An integrated salinity-driven workflow for rapid lipid enhancement in green microalgae for biodiesel application

A laboratory based integrated approach was undertaken for improvement of lipid accumulation in green microalgae under sodium chloride (NaCl) stress. The maximum biomass yields (1.22 +/- 0.04 g L-1 in Chlorella and 1.31 +/- 0.04 g L-1 in Chlorococcum) were obtained in the media with initial NaCl concentrations at 2 g L-1 (for Chlorella) and 0.05 g L-1 (for Chlorococcum) after 14 days of culture. Interestingly, maximum lipid accumulation obtained was 45.8 +/- 0.4% w/v for Chlorella (on day eight) and 36.33 +/- 0.56% w/v for Chlorococcum (on day ten) at an exposure of 5 g L-1 and 1.5 g L-1 NaCl concentrations, respectively. Fatty acid profiles of methyl esters for neutral and polar lipid fractions showed the presence of myristic (C14: 0), palmitic (C16: 0), palmitoleic (C16: 1), oleic (C18: 1) and linoleic (C18: 2) acids as major fatty acids. Fluorescence intensities (% positive Nile red stained cells) of neutral and polar lipid fractions were also higher in NaCl stress conditions. A significant correlation between polar lipid and neutral lipid was found in both Chlorella (r(2) = 0.979) and Chlorococcum (r(2) = 0.972). Flow cytometric study demonstrated a positive fluorescence signal for neutral and polar lipid bodies related to Nile red fluorescence. Associated biochemical changes, like those in total chlorophyll, carotenoid, carbohydrate and protein contents, were determined under variable NaCl concentrations.

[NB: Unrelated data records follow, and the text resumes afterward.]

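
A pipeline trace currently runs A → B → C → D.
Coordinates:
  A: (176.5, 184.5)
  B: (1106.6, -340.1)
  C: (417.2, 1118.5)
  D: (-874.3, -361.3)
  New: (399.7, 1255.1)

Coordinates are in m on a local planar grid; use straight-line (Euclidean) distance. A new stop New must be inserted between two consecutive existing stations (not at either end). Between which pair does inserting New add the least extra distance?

between C and D

Added distance for inserting New between each consecutive pair:
A–B: 1770.6 m
B–C: 269.2 m
C–D: 231.7 m
Smallest added distance is 231.7 m, inserting between C and D.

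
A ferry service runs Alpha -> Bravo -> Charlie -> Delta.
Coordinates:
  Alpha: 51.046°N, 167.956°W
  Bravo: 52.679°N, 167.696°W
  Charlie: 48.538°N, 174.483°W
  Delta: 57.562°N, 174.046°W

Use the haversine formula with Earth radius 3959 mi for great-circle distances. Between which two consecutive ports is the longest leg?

Charlie–Delta

Leg distances:
Alpha→Bravo: 113.4 mi
Bravo→Charlie: 412.5 mi
Charlie→Delta: 623.8 mi
The longest leg is Charlie–Delta at 623.8 mi.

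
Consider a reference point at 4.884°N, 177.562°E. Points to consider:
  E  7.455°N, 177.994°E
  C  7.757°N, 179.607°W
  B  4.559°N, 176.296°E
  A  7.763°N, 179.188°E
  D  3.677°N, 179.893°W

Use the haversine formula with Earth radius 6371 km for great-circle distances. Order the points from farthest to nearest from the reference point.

C, A, D, E, B

Distances from the reference point:
C 7.757°N, 179.607°W: 447.1 km
A 7.763°N, 179.188°E: 367.1 km
D 3.677°N, 179.893°W: 312.5 km
E 7.455°N, 177.994°E: 289.8 km
B 4.559°N, 176.296°E: 144.9 km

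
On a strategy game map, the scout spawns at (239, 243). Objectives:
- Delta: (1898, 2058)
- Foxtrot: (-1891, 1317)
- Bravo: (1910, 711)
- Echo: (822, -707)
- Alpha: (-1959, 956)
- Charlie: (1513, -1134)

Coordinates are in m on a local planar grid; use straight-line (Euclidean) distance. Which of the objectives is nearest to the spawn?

Distances from the spawn ((239, 243)):
Echo: 1114.6 m
Bravo: 1735.3 m
Charlie: 1876.0 m
Alpha: 2310.8 m
Foxtrot: 2385.5 m
Delta: 2459.0 m
The nearest is Echo at 1114.6 m.

Echo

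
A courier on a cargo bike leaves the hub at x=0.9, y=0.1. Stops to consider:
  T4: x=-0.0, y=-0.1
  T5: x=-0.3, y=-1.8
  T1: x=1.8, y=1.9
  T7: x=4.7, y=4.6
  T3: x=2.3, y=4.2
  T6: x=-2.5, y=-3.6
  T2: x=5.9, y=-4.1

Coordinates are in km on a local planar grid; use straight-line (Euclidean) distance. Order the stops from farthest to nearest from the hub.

Distances from the hub:
T2 x=5.9, y=-4.1: 6.5 km
T7 x=4.7, y=4.6: 5.9 km
T6 x=-2.5, y=-3.6: 5.0 km
T3 x=2.3, y=4.2: 4.3 km
T5 x=-0.3, y=-1.8: 2.2 km
T1 x=1.8, y=1.9: 2.0 km
T4 x=-0.0, y=-0.1: 0.9 km

T2, T7, T6, T3, T5, T1, T4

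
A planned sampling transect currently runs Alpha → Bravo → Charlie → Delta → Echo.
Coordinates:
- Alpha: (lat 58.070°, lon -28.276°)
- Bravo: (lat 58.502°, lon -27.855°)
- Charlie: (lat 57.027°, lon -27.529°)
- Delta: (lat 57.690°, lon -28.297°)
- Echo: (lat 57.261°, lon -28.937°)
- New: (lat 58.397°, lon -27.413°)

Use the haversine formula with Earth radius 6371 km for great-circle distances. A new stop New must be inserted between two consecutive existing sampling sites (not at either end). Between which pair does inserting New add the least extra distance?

between Bravo and Charlie

Added distance for inserting New between each consecutive pair:
Alpha–Bravo: 36.5 km
Bravo–Charlie: 15.6 km
Charlie–Delta: 159.8 km
Delta–Echo: 188.3 km
Smallest added distance is 15.6 km, inserting between Bravo and Charlie.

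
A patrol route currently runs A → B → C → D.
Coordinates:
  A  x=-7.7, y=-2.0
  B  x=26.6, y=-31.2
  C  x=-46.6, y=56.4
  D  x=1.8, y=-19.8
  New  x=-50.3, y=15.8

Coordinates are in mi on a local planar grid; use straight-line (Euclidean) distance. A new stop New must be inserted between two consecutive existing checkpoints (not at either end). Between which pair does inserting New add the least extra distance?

between C and D

Added distance for inserting New between each consecutive pair:
A–B: 91.2 mi
B–C: 16.7 mi
C–D: 13.6 mi
Smallest added distance is 13.6 mi, inserting between C and D.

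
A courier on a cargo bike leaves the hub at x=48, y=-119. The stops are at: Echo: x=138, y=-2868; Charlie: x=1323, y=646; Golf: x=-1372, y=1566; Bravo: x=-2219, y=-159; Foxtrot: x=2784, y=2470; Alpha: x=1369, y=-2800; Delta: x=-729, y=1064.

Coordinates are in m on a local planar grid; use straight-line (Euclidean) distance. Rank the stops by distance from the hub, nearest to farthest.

Delta, Charlie, Golf, Bravo, Echo, Alpha, Foxtrot

Distance from the hub at x=48, y=-119 to each:
Delta x=-729, y=1064: 1415.4 m
Charlie x=1323, y=646: 1486.9 m
Golf x=-1372, y=1566: 2203.5 m
Bravo x=-2219, y=-159: 2267.4 m
Echo x=138, y=-2868: 2750.5 m
Alpha x=1369, y=-2800: 2988.8 m
Foxtrot x=2784, y=2470: 3766.8 m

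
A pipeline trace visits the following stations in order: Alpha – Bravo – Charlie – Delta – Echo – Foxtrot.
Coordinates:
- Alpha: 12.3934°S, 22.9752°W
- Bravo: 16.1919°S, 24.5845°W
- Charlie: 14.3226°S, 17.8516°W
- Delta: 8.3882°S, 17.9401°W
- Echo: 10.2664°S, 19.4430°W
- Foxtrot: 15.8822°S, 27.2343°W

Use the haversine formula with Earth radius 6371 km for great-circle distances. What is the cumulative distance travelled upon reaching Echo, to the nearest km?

Leg distances:
Alpha→Bravo: 456.6 km  (cumulative 456.6 km)
Bravo→Charlie: 751.5 km  (cumulative 1208.1 km)
Charlie→Delta: 659.9 km  (cumulative 1868.0 km)
Delta→Echo: 266.1 km  (cumulative 2134.1 km)
Cumulative distance at Echo ≈ 2134 km.

2134 km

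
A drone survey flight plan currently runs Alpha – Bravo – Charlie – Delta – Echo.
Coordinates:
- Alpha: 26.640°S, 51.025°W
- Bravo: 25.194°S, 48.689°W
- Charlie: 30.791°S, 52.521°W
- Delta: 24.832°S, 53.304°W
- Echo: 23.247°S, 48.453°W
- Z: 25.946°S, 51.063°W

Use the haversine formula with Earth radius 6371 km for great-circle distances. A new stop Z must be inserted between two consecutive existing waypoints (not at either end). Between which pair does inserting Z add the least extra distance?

between Alpha and Bravo

Added distance for inserting Z between each consecutive pair:
Alpha–Bravo: 46.0 km
Bravo–Charlie: 82.6 km
Charlie–Delta: 147.2 km
Delta–Echo: 133.4 km
Smallest added distance is 46.0 km, inserting between Alpha and Bravo.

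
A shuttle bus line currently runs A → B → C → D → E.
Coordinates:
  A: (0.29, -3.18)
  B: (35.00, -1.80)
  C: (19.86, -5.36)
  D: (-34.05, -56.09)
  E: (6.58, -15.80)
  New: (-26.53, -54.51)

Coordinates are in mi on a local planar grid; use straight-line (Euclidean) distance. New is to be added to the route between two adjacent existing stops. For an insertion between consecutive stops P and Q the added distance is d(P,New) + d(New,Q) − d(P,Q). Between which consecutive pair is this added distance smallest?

Added distance for inserting New between each consecutive pair:
A–B: 104.2 mi
B–C: 133.1 mi
C–D: 1.2 mi
D–E: 1.4 mi
Smallest added distance is 1.2 mi, inserting between C and D.

between C and D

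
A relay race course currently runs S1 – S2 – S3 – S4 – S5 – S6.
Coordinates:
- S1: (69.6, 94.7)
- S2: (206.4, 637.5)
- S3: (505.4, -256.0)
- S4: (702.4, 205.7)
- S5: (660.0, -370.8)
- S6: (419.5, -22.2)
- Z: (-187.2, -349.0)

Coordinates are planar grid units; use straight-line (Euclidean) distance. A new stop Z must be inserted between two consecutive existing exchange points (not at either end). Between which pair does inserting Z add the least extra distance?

between S2 and S3

Added distance for inserting Z between each consecutive pair:
S1–S2: 1015.0
S2–S3: 818.7
S3–S4: 1245.2
S4–S5: 1317.8
S5–S6: 1113.1
Smallest added distance is 818.7, inserting between S2 and S3.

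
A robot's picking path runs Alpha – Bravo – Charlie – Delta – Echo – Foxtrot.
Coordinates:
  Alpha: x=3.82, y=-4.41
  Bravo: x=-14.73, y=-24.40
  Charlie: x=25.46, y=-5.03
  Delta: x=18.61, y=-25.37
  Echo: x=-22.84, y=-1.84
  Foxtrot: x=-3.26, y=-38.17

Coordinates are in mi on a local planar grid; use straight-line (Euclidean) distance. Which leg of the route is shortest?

Charlie–Delta

Leg distances:
Alpha→Bravo: 27.3 mi
Bravo→Charlie: 44.6 mi
Charlie→Delta: 21.5 mi
Delta→Echo: 47.7 mi
Echo→Foxtrot: 41.3 mi
The shortest leg is Charlie–Delta at 21.5 mi.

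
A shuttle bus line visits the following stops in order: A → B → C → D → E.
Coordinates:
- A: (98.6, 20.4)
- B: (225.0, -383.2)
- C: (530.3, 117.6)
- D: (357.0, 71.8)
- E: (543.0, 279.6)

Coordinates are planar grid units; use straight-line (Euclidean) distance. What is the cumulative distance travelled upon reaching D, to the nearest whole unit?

1189

Leg distances:
A→B: 422.9  (cumulative 422.9)
B→C: 586.5  (cumulative 1009.5)
C→D: 179.2  (cumulative 1188.7)
Cumulative distance at D ≈ 1189.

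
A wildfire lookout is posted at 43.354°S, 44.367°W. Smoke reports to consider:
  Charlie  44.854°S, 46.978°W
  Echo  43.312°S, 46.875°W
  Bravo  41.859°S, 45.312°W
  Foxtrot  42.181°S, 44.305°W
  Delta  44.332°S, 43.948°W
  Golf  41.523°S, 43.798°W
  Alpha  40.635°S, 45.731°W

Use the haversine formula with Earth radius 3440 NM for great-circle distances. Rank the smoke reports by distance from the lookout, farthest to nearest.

Computing each great-circle distance from 43.354°S, 44.367°W:
Alpha 40.635°S, 45.731°W: 174.2 NM
Charlie 44.854°S, 46.978°W: 144.1 NM
Golf 41.523°S, 43.798°W: 112.8 NM
Echo 43.312°S, 46.875°W: 109.6 NM
Bravo 41.859°S, 45.312°W: 99.0 NM
Foxtrot 42.181°S, 44.305°W: 70.5 NM
Delta 44.332°S, 43.948°W: 61.5 NM

Alpha, Charlie, Golf, Echo, Bravo, Foxtrot, Delta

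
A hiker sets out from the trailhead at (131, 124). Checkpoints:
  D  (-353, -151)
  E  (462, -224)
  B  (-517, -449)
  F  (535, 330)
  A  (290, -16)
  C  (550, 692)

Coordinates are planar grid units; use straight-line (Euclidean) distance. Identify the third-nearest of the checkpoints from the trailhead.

E

Distances from the trailhead ((131, 124)):
A: 211.9
F: 453.5
E: 480.3
D: 556.7
C: 705.8
B: 865.0
The third-nearest is E at 480.3.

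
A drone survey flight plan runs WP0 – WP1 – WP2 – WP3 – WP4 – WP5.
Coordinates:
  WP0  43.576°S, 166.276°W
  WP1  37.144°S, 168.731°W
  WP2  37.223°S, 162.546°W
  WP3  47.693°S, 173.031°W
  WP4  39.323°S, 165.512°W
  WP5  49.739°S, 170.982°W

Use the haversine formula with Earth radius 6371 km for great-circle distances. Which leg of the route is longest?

Leg distances:
WP0→WP1: 744.7 km
WP1→WP2: 547.9 km
WP2→WP3: 1444.7 km
WP3→WP4: 1109.6 km
WP4→WP5: 1235.9 km
The longest leg is WP2–WP3 at 1444.7 km.

WP2–WP3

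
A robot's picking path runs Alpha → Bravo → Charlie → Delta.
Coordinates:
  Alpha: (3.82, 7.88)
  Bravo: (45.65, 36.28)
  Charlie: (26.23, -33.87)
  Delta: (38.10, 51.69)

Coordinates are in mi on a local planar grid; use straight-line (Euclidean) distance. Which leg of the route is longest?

Charlie–Delta

Leg distances:
Alpha→Bravo: 50.6 mi
Bravo→Charlie: 72.8 mi
Charlie→Delta: 86.4 mi
The longest leg is Charlie–Delta at 86.4 mi.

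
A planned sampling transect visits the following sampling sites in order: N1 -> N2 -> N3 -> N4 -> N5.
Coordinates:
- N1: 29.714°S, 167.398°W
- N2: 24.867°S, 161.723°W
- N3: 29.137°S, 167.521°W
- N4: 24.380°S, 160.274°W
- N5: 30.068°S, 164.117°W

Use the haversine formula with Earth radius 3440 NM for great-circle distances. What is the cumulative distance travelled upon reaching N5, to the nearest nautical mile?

Leg distances:
N1→N2: 419.8 NM  (cumulative 419.8 NM)
N2→N3: 402.3 NM  (cumulative 822.1 NM)
N3→N4: 482.0 NM  (cumulative 1304.1 NM)
N4→N5: 398.3 NM  (cumulative 1702.4 NM)
Cumulative distance at N5 ≈ 1702 NM.

1702 NM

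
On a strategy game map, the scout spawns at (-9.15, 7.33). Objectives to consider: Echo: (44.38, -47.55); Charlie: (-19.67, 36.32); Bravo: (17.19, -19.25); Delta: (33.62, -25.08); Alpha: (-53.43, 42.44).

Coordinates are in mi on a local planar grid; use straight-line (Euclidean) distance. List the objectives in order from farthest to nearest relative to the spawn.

Distance from the spawn at (-9.15, 7.33) to each:
Echo (44.38, -47.55): 76.7 mi
Alpha (-53.43, 42.44): 56.5 mi
Delta (33.62, -25.08): 53.7 mi
Bravo (17.19, -19.25): 37.4 mi
Charlie (-19.67, 36.32): 30.8 mi

Echo, Alpha, Delta, Bravo, Charlie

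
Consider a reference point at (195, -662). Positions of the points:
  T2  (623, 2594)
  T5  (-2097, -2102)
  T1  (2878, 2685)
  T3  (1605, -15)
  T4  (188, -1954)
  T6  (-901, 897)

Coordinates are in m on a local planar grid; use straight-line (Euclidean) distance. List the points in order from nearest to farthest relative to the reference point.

T4, T3, T6, T5, T2, T1

Computing each straight-line distance from (195, -662):
T4 (188, -1954): 1292.0 m
T3 (1605, -15): 1551.4 m
T6 (-901, 897): 1905.7 m
T5 (-2097, -2102): 2706.8 m
T2 (623, 2594): 3284.0 m
T1 (2878, 2685): 4289.6 m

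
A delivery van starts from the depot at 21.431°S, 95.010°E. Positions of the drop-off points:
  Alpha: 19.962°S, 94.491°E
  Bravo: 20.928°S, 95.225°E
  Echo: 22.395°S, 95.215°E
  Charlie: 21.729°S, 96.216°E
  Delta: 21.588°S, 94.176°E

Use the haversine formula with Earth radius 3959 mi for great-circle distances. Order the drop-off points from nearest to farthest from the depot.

Computing each great-circle distance from 21.431°S, 95.010°E:
Bravo 20.928°S, 95.225°E: 37.4 mi
Delta 21.588°S, 94.176°E: 54.7 mi
Echo 22.395°S, 95.215°E: 67.9 mi
Charlie 21.729°S, 96.216°E: 80.2 mi
Alpha 19.962°S, 94.491°E: 106.9 mi

Bravo, Delta, Echo, Charlie, Alpha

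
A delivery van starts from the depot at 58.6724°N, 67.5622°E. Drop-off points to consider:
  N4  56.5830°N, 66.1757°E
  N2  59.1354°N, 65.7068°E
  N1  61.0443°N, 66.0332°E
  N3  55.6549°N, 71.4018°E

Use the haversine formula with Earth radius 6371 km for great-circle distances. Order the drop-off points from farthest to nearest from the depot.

N3, N1, N4, N2

Distances from the depot:
N3 55.6549°N, 71.4018°E: 407.5 km
N1 61.0443°N, 66.0332°E: 277.2 km
N4 56.5830°N, 66.1757°E: 246.5 km
N2 59.1354°N, 65.7068°E: 118.3 km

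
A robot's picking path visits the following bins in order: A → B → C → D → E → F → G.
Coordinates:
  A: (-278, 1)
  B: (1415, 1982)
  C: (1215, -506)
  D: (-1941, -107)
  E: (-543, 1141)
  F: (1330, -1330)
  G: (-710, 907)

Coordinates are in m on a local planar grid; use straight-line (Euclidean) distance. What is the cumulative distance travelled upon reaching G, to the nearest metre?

16285 m

Leg distances:
A→B: 2605.9 m  (cumulative 2605.9 m)
B→C: 2496.0 m  (cumulative 5101.9 m)
C→D: 3181.1 m  (cumulative 8283.0 m)
D→E: 1874.0 m  (cumulative 10157.0 m)
E→F: 3100.6 m  (cumulative 13257.7 m)
F→G: 3027.5 m  (cumulative 16285.2 m)
Cumulative distance at G ≈ 16285 m.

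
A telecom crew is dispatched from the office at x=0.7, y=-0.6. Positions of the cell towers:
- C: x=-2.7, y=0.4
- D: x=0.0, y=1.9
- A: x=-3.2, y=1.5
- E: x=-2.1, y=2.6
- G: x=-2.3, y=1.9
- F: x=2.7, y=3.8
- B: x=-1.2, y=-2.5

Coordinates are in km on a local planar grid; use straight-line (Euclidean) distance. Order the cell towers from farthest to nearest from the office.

Distance from the office at x=0.7, y=-0.6 to each:
F x=2.7, y=3.8: 4.8 km
A x=-3.2, y=1.5: 4.4 km
E x=-2.1, y=2.6: 4.3 km
G x=-2.3, y=1.9: 3.9 km
C x=-2.7, y=0.4: 3.5 km
B x=-1.2, y=-2.5: 2.7 km
D x=0.0, y=1.9: 2.6 km

F, A, E, G, C, B, D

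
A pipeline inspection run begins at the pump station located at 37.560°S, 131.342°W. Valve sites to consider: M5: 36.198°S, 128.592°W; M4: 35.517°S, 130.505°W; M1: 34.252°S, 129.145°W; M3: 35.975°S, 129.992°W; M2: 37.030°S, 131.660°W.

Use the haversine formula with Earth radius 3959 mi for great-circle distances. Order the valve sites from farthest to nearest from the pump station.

M1, M5, M4, M3, M2

Distances from the pump station:
M1 34.252°S, 129.145°W: 259.5 mi
M5 36.198°S, 128.592°W: 178.8 mi
M4 35.517°S, 130.505°W: 148.6 mi
M3 35.975°S, 129.992°W: 132.6 mi
M2 37.030°S, 131.660°W: 40.6 mi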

The elemental compositions (CHNS) and CO2 fixation rate were assessed using high lipid yielding cells under optimum NaCl concentrations. Biodiesel fuel properties were obtained from high lipid yielding cells of the test microalgae and compared with Indian and international diesel standards. Finally large-scale cultivation of Chlorella ellipsoidea was performed in a hybrid photobioreactor (800 L capacity) and the highest biomass and lipid content obtained was 1.66 +/- 0.09 g L-1 (at 8 days) and 54.73 +/- 1.78% w/v (at 10 days) at 5 g L-1 NaCl respectively. This optimized NaCl concentration makes it an economical substitute for biodiesel production on a large scale.